Mom beat son with cricket bat
By Jon Leu
WORLD-HERALD NEWS SERVICE, Omaha World-Herald, October 22, 2011


COUNCIL BLUFFS A Pottawattamie County jury drew a line this week on the use of corporal punishment by a parent.

A 37-year-old Council Bluffs woman who used a cricket bat to discipline her special-needs son was found guilty of child endangerment causing bodily injury, a felony.

The trial centered on two questions whether the mother caused the boy's bruising with the bat and how much corporal punishment is permissible before it becomes child abuse.

Alina Tenorio, a child care provider whose license has been suspended, was charged after a teacher at Longfellow Elementary School reported seeing a bruise on a 7-year-old boy, who is mildly developmentally disabled.

The boy, now 8, said the bruise was caused by his mother when she spanked him with a "whoopin' stick."

State investigators interviewed Tenorio at her home April 29 and, they said, she admitted to hitting her son on at least 10 occasions with what was determined to be a cricket bat.

After deliberating for about six hours, the jury found Tenorio guilty Thursday of the felony charge. She was acquitted of a misdemeanor charge of assault causing bodily injury.

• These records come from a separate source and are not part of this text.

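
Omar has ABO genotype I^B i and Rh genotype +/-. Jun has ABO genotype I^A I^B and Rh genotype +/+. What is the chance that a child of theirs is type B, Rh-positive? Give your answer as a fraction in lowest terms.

ABO cross I^B i × I^A I^B → offspring phenotypes: 1/4 A, 1/2 B, 1/4 AB.
Rh cross +/- × +/+ → 1 Rh+.
Independent loci: P(type B, Rh-positive) = 1/2 × 1 = 1/2.

1/2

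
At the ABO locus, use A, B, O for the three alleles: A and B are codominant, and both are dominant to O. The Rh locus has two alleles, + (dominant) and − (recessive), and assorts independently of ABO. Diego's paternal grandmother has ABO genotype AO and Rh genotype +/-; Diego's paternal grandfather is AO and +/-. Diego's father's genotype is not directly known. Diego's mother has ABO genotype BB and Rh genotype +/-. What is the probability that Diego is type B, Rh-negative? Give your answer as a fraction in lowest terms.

1/8

Diego's father's ABO genotype from AO × AO: 1/4 AA, 1/2 AO, 1/4 OO.
Crossing each possibility with the mother BB and summing P(type B): 1/4·0 + 1/2·1/2 + 1/4·1 = 1/2.
Similarly for Rh via the father's Rh distribution: P(Rh-) = 1/4.
Independent loci: 1/2 × 1/4 = 1/8.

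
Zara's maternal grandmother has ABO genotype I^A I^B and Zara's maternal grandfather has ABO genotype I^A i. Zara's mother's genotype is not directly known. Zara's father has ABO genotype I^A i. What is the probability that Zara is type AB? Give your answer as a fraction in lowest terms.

1/8

Zara's mother's ABO genotype from I^A I^B × I^A i: 1/4 I^A I^A, 1/4 I^A I^B, 1/4 I^A i, 1/4 I^B i.
Crossing each possibility with the father I^A i and summing P(type AB): 1/4·0 + 1/4·1/4 + 1/4·0 + 1/4·1/4 = 1/8.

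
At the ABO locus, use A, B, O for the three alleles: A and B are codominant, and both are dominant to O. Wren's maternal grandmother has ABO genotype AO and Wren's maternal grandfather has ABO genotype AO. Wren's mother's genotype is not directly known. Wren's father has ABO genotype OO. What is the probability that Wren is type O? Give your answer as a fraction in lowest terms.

Wren's mother's ABO genotype from AO × AO: 1/4 AA, 1/2 AO, 1/4 OO.
Crossing each possibility with the father OO and summing P(type O): 1/4·0 + 1/2·1/2 + 1/4·1 = 1/2.

1/2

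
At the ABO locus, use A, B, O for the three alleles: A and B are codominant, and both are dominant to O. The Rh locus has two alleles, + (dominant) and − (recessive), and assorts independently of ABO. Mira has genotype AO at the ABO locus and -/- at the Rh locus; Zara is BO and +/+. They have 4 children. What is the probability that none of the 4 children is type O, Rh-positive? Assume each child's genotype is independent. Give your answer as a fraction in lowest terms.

ABO cross AO × BO → 1/4 O, 1/4 A, 1/4 B, 1/4 AB.
Rh cross -/- × +/+ → 1 Rh+; so P(type O, Rh-positive) = 1/4 × 1 = 1/4 per child.
P(not type O, Rh-positive) = 3/4 for one child; (3/4)^4 = 81/256.

81/256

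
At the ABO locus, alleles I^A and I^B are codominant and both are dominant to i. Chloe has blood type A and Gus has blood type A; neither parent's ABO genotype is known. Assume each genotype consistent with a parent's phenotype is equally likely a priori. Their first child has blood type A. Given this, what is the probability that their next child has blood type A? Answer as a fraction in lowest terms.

19/20

Possible genotypes: Chloe ∈ {I^A I^A, I^A i}; Gus ∈ {I^A I^A, I^A i}.
Weight each parental genotype pair by prior × P(type-A child):
  I^A I^A × I^A I^A: posterior weight 4/15; P(next child type A) = 1.
  I^A I^A × I^A i: posterior weight 4/15; P(next child type A) = 1.
  I^A i × I^A I^A: posterior weight 4/15; P(next child type A) = 1.
  I^A i × I^A i: posterior weight 1/5; P(next child type A) = 3/4.
Weighted sum = 19/20.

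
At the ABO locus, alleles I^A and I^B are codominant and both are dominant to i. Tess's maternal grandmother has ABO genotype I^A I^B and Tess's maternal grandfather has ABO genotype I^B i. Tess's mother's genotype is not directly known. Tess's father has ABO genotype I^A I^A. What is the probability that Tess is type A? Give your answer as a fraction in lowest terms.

Tess's mother's ABO genotype from I^A I^B × I^B i: 1/4 I^A I^B, 1/4 I^A i, 1/4 I^B I^B, 1/4 I^B i.
Crossing each possibility with the father I^A I^A and summing P(type A): 1/4·1/2 + 1/4·1 + 1/4·0 + 1/4·1/2 = 1/2.

1/2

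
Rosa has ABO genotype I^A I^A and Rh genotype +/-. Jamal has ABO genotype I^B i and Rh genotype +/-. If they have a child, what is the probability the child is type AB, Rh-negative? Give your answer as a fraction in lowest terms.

ABO cross I^A I^A × I^B i → offspring phenotypes: 1/2 A, 1/2 AB.
Rh cross +/- × +/- → 3/4 Rh+, 1/4 Rh-.
Independent loci: P(type AB, Rh-negative) = 1/2 × 1/4 = 1/8.

1/8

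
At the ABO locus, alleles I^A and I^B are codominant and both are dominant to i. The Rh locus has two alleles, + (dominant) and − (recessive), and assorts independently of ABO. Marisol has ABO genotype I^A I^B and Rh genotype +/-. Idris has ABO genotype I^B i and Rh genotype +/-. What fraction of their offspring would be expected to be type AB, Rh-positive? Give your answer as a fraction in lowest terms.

3/16

ABO cross I^A I^B × I^B i → offspring phenotypes: 1/4 A, 1/2 B, 1/4 AB.
Rh cross +/- × +/- → 3/4 Rh+, 1/4 Rh-.
Independent loci: P(type AB, Rh-positive) = 1/4 × 3/4 = 3/16.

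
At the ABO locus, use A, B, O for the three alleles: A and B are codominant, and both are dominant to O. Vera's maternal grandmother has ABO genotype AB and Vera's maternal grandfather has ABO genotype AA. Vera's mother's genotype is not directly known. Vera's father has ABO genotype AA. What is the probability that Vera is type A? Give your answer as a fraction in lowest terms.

Vera's mother's ABO genotype from AB × AA: 1/2 AA, 1/2 AB.
Crossing each possibility with the father AA and summing P(type A): 1/2·1 + 1/2·1/2 = 3/4.

3/4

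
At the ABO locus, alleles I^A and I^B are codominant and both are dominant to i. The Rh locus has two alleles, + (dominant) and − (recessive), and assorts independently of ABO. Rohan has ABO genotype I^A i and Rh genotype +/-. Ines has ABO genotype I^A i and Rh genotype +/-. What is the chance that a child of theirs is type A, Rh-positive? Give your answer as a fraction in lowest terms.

ABO cross I^A i × I^A i → offspring phenotypes: 1/4 O, 3/4 A.
Rh cross +/- × +/- → 3/4 Rh+, 1/4 Rh-.
Independent loci: P(type A, Rh-positive) = 3/4 × 3/4 = 9/16.

9/16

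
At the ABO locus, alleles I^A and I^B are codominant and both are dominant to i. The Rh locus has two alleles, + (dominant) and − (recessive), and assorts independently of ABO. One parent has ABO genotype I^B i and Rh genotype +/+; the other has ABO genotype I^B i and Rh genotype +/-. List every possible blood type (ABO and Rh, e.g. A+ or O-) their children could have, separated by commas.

Gametes from I^B i × I^B i give offspring ABO genotypes I^B I^B, I^B i, i i, i.e. phenotypes O, B.
Rh cross +/+ × +/- → phenotypes Rh+.
Combining independently: O+, B+.

O+, B+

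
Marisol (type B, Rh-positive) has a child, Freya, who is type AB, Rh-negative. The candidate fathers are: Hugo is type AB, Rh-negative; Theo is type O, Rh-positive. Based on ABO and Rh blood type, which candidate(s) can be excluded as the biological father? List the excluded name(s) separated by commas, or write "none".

A candidate is excluded only if no genotype consistent with his phenotype could produce a type AB, Rh-negative child with a type B, Rh-positive mother.
Theo (type O, Rh+): no genotype consistent with that phenotype can produce a type-AB Rh- child with a type-B mother.

Theo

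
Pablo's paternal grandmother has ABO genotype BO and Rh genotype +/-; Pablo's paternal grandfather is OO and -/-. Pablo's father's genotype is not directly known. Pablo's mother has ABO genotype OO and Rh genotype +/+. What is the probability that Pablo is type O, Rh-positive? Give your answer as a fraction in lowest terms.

Pablo's father's ABO genotype from BO × OO: 1/2 BO, 1/2 OO.
Crossing each possibility with the mother OO and summing P(type O): 1/2·1/2 + 1/2·1 = 3/4.
Similarly for Rh via the father's Rh distribution: P(Rh+) = 1.
Independent loci: 3/4 × 1 = 3/4.

3/4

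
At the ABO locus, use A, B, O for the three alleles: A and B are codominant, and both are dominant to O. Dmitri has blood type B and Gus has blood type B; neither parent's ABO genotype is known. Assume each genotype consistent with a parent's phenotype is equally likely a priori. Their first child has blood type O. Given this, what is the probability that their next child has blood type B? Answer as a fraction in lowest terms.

3/4

Possible genotypes: Dmitri ∈ {BB, BO}; Gus ∈ {BB, BO}.
Weight each parental genotype pair by prior × P(type-O child):
  BO × BO: posterior weight 1; P(next child type B) = 3/4.
Weighted sum = 3/4.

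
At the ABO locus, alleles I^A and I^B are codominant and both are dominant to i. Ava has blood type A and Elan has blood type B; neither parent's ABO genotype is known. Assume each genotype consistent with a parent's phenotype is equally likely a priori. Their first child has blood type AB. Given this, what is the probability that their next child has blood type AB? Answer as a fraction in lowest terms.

25/36

Possible genotypes: Ava ∈ {I^A I^A, I^A i}; Elan ∈ {I^B I^B, I^B i}.
Weight each parental genotype pair by prior × P(type-AB child):
  I^A I^A × I^B I^B: posterior weight 4/9; P(next child type AB) = 1.
  I^A I^A × I^B i: posterior weight 2/9; P(next child type AB) = 1/2.
  I^A i × I^B I^B: posterior weight 2/9; P(next child type AB) = 1/2.
  I^A i × I^B i: posterior weight 1/9; P(next child type AB) = 1/4.
Weighted sum = 25/36.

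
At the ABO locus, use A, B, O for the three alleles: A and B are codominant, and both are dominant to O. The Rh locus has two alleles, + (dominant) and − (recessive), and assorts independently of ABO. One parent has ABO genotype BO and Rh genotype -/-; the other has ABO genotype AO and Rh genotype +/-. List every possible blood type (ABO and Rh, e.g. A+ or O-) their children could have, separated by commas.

O+, O-, A+, A-, B+, B-, AB+, AB-

Gametes from BO × AO give offspring ABO genotypes AB, AO, BO, OO, i.e. phenotypes O, A, B, AB.
Rh cross -/- × +/- → phenotypes Rh+, Rh-.
Combining independently: O+, O-, A+, A-, B+, B-, AB+, AB-.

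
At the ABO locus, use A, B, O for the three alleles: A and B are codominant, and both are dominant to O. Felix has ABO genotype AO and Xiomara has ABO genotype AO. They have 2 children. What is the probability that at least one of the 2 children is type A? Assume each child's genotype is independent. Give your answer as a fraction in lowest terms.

15/16

ABO cross AO × AO → 1/4 O, 3/4 A.
So P(type A) = 3/4 per child.
P(none) = (1/4)^2 = 1/16; P(at least one) = 1 − 1/16 = 15/16.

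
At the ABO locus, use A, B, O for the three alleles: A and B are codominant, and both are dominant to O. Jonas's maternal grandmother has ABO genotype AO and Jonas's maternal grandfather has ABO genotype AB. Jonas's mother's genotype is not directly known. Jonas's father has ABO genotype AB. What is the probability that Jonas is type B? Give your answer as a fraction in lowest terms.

1/4

Jonas's mother's ABO genotype from AO × AB: 1/4 AA, 1/4 AB, 1/4 AO, 1/4 BO.
Crossing each possibility with the father AB and summing P(type B): 1/4·0 + 1/4·1/4 + 1/4·1/4 + 1/4·1/2 = 1/4.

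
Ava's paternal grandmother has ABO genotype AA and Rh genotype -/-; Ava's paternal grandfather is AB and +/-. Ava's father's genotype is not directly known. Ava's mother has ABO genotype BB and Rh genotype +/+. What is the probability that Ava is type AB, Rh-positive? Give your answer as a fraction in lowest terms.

3/4

Ava's father's ABO genotype from AA × AB: 1/2 AA, 1/2 AB.
Crossing each possibility with the mother BB and summing P(type AB): 1/2·1 + 1/2·1/2 = 3/4.
Similarly for Rh via the father's Rh distribution: P(Rh+) = 1.
Independent loci: 3/4 × 1 = 3/4.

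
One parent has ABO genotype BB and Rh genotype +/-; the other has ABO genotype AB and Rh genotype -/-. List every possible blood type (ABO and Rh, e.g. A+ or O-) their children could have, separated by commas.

Gametes from BB × AB give offspring ABO genotypes AB, BB, i.e. phenotypes B, AB.
Rh cross +/- × -/- → phenotypes Rh+, Rh-.
Combining independently: B+, B-, AB+, AB-.

B+, B-, AB+, AB-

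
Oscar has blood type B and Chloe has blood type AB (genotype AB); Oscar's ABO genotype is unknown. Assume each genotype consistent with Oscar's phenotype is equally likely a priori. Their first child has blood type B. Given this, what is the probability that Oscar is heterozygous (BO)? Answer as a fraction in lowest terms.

Possible genotypes: Oscar ∈ {BB, BO}; Chloe ∈ {AB}.
Weight each parental genotype pair by prior × P(type-B child):
  BB × AB: posterior weight 1/2.
  BO × AB: posterior weight 1/2.
Sum the posterior weight over pairs where Oscar is BO: 1/2.

1/2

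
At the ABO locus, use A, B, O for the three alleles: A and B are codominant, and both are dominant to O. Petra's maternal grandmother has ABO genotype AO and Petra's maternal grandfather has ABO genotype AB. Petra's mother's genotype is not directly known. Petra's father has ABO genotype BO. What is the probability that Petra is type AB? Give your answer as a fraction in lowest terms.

Petra's mother's ABO genotype from AO × AB: 1/4 AA, 1/4 AB, 1/4 AO, 1/4 BO.
Crossing each possibility with the father BO and summing P(type AB): 1/4·1/2 + 1/4·1/4 + 1/4·1/4 + 1/4·0 = 1/4.

1/4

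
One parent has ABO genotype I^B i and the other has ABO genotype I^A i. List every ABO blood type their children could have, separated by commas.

O, A, B, AB

Gametes from I^B i × I^A i give offspring ABO genotypes I^A I^B, I^A i, I^B i, i i, i.e. phenotypes O, A, B, AB.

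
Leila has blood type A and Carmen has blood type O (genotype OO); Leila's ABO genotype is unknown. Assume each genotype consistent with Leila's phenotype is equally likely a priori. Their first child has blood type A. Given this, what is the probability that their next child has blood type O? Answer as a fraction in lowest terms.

Possible genotypes: Leila ∈ {AA, AO}; Carmen ∈ {OO}.
Weight each parental genotype pair by prior × P(type-A child):
  AA × OO: posterior weight 2/3; P(next child type O) = 0.
  AO × OO: posterior weight 1/3; P(next child type O) = 1/2.
Weighted sum = 1/6.

1/6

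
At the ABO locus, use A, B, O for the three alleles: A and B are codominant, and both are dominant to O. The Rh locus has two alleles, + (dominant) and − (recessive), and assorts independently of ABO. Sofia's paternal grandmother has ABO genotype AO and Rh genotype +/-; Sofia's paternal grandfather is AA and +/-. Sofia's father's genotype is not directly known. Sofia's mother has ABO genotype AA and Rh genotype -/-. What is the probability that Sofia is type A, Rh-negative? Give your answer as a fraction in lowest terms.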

"Parents are legally allowed to physically discipline their children, but there are some cases that clearly cross the line," said Pottawattamie County Attorney Matt Wilber. "Striking a child, especially one with special needs, hard enough to cause bruising with a cricket bat we believed that this crossed that line."

Tenorio will be sentenced Dec. 19. She faces up to five years in prison, although Wilber's office has indicated it will seek a sentence of probation.

Wilber said Tenorio's child care license was suspended pending an investigation by the Iowa Department of Human Services. Tenorio is appealing the suspension, he said, but her day care business is closed for now.

Neither Tenorio nor her attorney, Mike Winter, could be reached for comment Friday night.


World-Herald staff writer Roseann Moring contributed to this report.